Ah, yes, the genius of the Red Sox, with their formula for building a championship bullpen: Make trades in back-to-back seasons for proven closers, watch them both go down with season-ending injuries within weeks of each other, then place your fate in the hands of a brittle Japanese veteran who was left off the roster the last time he was on a team that went to the World Series.

Works every time. All it takes is for that Japanese veteran, Koji Uehara, to have the type of season that made Mariano Rivera deserve every second of the league-wide sendoff he received in his last year as a Yankee.

What appeared to be a decent but hardly shape-shifting transaction at the time -- the Sox signing Uehara to a one-year, $4.25 million free-agent deal (with a hidden $5 million option for 2014 tucked inside) -- became a franchise saver. Uehara not only filled the void created by the injuries to Joel Hanrahan and Andrew Bailey, he responded with a performance epic in scope.

At 38, Uehara had a record 0.56 WHIP in 73 appearances for the Sox in 2013, nearly double the 37 appearances he made for the Texas Rangers in 2012. Then he came out of the bullpen 13 more times in the postseason, saving seven games in October and winning one while allowing a single earned run (Jose Lobaton’s home run) in 13 2/3 innings. After the All-Star break, he made 29 regular-season appearances, allowed just 9 hits, none of them home runs, and struck out 41 while walking 1. He retired 37 consecutive batters, the equivalent of a perfect game carried into the 13th inning.

Line up any Red Sox closer -- Dick Radatz, Jonathan Papelbon, Flash Gordon, Keith Foulke, anyone else you care to nominate -- and Koji trumped them all. David Ortiz thinks he’s entitled to an extension? Consider what Uehara could have gotten on the open market this winter: Joe Nathan, who at 39 is the same age that Uehara turns on April 3, signed a two-year, $20 million deal with the Tigers.

Keeping Uehara whole, especially after his heaviest workload since 2008, his last season in Japan, will be one of John Farrell’s top priorities this spring. The Red Sox manager already has announced that he will scale back Uehara and left-hander Craig Breslow in camp, looking to keep them fresh as long as possible.

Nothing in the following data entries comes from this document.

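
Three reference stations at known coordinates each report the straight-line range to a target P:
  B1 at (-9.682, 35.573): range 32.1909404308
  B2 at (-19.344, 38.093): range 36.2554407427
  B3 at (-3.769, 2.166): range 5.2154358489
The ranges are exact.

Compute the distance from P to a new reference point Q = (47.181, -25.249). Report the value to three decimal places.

eq1: (x + 9.682)² + (y − 35.573)² = 32.1909404308²
eq2: (x + 19.344)² + (y − 38.093)² = 36.2554407427²
eq3: (x + 3.769)² + (y − 2.166)² = 5.2154358489²
eq2−eq3, eq2−eq1 (x²,y² cancel):
  31.150·x − 71.854·y = -519.113856
  19.324·x − 5.040·y = -187.887194
det = 31.150·-5.040 − -71.854·19.324 = 1231.510696
x = (-519.113856·-5.040 − -71.854·-187.887194) / 1231.510696 = -8.838017
y = (31.150·-187.887194 − -519.113856·19.324) / 1231.510696 = 3.393125
|P − Q| = √((-8.838017 − 47.181)² + (3.393125 − -25.249)²) = 62.916624

62.917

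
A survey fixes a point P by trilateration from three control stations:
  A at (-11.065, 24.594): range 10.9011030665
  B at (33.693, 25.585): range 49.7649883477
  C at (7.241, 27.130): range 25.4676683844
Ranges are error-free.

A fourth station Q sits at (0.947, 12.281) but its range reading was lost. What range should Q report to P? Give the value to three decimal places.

eq1: (x + 11.065)² + (y − 24.594)² = 10.9011030665²
eq2: (x − 33.693)² + (y − 25.585)² = 49.7649883477²
eq3: (x − 7.241)² + (y − 27.130)² = 25.4676683844²
eq2−eq1, eq2−eq3 (x²,y² cancel):
  -89.516·x − 1.982·y = 1295.208604
  -52.904·x + 3.090·y = 826.610439
det = -89.516·3.090 − -1.982·-52.904 = -381.460168
x = (1295.208604·3.090 − -1.982·826.610439) / -381.460168 = -14.786698
y = (-89.516·826.610439 − 1295.208604·-52.904) / -381.460168 = 14.347878
|P − Q| = √((-14.786698 − 0.947)² + (14.347878 − 12.281)²) = 15.868877

15.869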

Breslow, like Uehara, stepped up after an injury, becoming the team’s most dependable lefty after Andrew Miller sustained a season-ending foot injury. Breslow posted the best ERA of his career (1.81), his only real hiccup coming at the most inopportune time, the World Series.

With neither Bailey nor Hanrahan returning this season, GM Ben Cherington buttressed the pen with the addition of setup man Edward Mujica, who spent much of last season as the Cardinals’ closer, and Burke Badenhop, a right-handed sinkerballer acquired by trade from the Brewers. Strike-throwing remains a priority: As the 2014 Baseball Prospectus points out, the two newcomers, along with Uehara and Junichi Tazawa, combined for 30 unintentional walks in 269 innings. That computes to a single walk per nine innings.

Miller is fully recovered from his foot injury, according to the club, and is coming back from his best season in the majors, one in which he had fantastic reverse splits, holding right-handed hitters to a .155 average. After walking six batters in his first seven appearances (four innings), Miller showed great progress in harnessing the control issues that have sidetracked him in the past; he walked just two batters in his next 16 appearances and posted a 1.31 ERA in his last 21 appearances, striking out 30 batters in 20 2/3 innings.

Farrell has four legitimate eighth-inning options in Tazawa and Mujica from the right side, Breslow and Miller from the left. Badenhop and whichever starter does not crack the rotation -- Ryan Dempster finished the season in the bullpen -- offer Farrell length, and there are a host of young arms that will be bidding for the kind of opportunity that rookies Brandon Workman and Drake Britton ran with last season.

There is depth here, and quality depth, the same component that made the Sox bullpen so successful last season. Uehara may have had a once-in-a-lifetime season -- what’s the Japanese version of Joe Hardy? -- but whatever might occur, the Sox appear prepared to deal with it.